Housing segregation did not happen by accident, it just seems that way. But participants in Wednesday’s “Color of Law” forum laid out the case for a willful government philosophy of separation by race, begun in the 1930s during the Roosevelt administration and then carried on after World War II.
“Here in Newark, the government built six projects,” explained Richard Rothstein, whose book “The Color of Law” chronicles the history of housing segregation in America, from the so-called projects to the suburbs. “Six public housing projects during World War II in Newark. Three of them were for whites only, the other three were segregated internally, that is separate projects for African-Americans and for whites.”
Rothstein was the keynoter at Wednesday’s forum and he recounted how this very same public housing, once reserved for whites, became increasingly black as whites began to relocate to suburbs, following the jobs.
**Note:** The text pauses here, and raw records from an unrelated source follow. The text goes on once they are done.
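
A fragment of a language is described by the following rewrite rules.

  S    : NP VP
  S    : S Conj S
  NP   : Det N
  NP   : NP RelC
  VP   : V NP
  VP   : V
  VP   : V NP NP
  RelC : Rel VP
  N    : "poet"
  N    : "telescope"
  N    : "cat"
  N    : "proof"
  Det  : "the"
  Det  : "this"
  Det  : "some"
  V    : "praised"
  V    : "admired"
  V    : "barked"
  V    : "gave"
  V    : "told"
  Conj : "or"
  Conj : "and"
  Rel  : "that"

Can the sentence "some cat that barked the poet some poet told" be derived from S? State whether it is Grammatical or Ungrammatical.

Grammatical

[S [NP [NP [Det some] [N cat]] [RelC [Rel that] [VP [V barked] [NP [Det the] [N poet]] [NP [Det some] [N poet]]]]] [VP [V told]]]
Each bracket corresponds to one application of a listed rule, so the string is derivable from S.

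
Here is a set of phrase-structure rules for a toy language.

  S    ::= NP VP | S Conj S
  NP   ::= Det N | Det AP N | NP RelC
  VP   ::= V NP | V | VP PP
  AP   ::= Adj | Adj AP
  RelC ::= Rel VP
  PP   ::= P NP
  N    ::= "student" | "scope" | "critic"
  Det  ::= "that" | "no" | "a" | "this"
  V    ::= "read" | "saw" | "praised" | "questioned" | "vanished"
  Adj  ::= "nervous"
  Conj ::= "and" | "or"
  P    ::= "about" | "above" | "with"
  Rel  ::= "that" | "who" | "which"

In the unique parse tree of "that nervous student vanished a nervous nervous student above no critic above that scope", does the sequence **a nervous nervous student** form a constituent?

Yes

[S [NP [Det that] [AP [Adj nervous]] [N student]] [VP [VP [VP [V vanished] [NP [Det a] [AP [Adj nervous] [AP [Adj nervous]]] [N student]]] [PP [P above] [NP [Det no] [N critic]]]] [PP [P above] [NP [Det that] [N scope]]]]]
The words 'a nervous nervous student' are exhaustively dominated by a single NP node (built by NP → Det AP N), so they form a constituent.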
Again, not by accident, but by government policy, which helped to encourage developers — think Levittown in New York — who met specific criteria, including “an explicit commitment never to sell a home to an African-American. And with that commitment, the federal government would guarantee, ensure, their bank loans so that banks would lend them the money to build the development,” explained Rothstein. “The Federal Housing Administration even required that developers like Levitt, or any of the other developers, include in the deed of every home in these developments a clause prohibiting resale to African-Americans or rental to African-Americans.”
The “risk of infiltration by incompatible racial elements” was a guiding legal principle that carried on well into the 1970s, an institutional racism that explains why projects in urban areas became blacker and projects in suburbia became whiter. Even in cities, redlining by insurers and lenders guaranteed continued separation, as detailed in the exhibit “Undesign the Redline” from April DeSimone.
“This is a quote from a textbook that they used up until 1947, how they taught their realtors to steer communities,” she recounted. “And the quote sayd, ‘The colored people certainly have a right to life, liberty and the pursuit of happiness but they must recognize the economic disturbance which their presence in a white neighborhood causes and forgo their desire to split off from the established district where the rest of their race lives.’”
No one at the forum suggested that a solution is at hand. It will take years to undo the systemic racism that continues to separate communities. But teaching some of the history discussed would be a step in the right direction. Creating institutions, like a public advocate and a civil rights commission, both of which were abandoned by New Jersey, would help. But as one member of the audience put it in reference to the federal government’s ability to help, “If it couldn’t happen over the last eight years, how’s it going to happen over the next four?”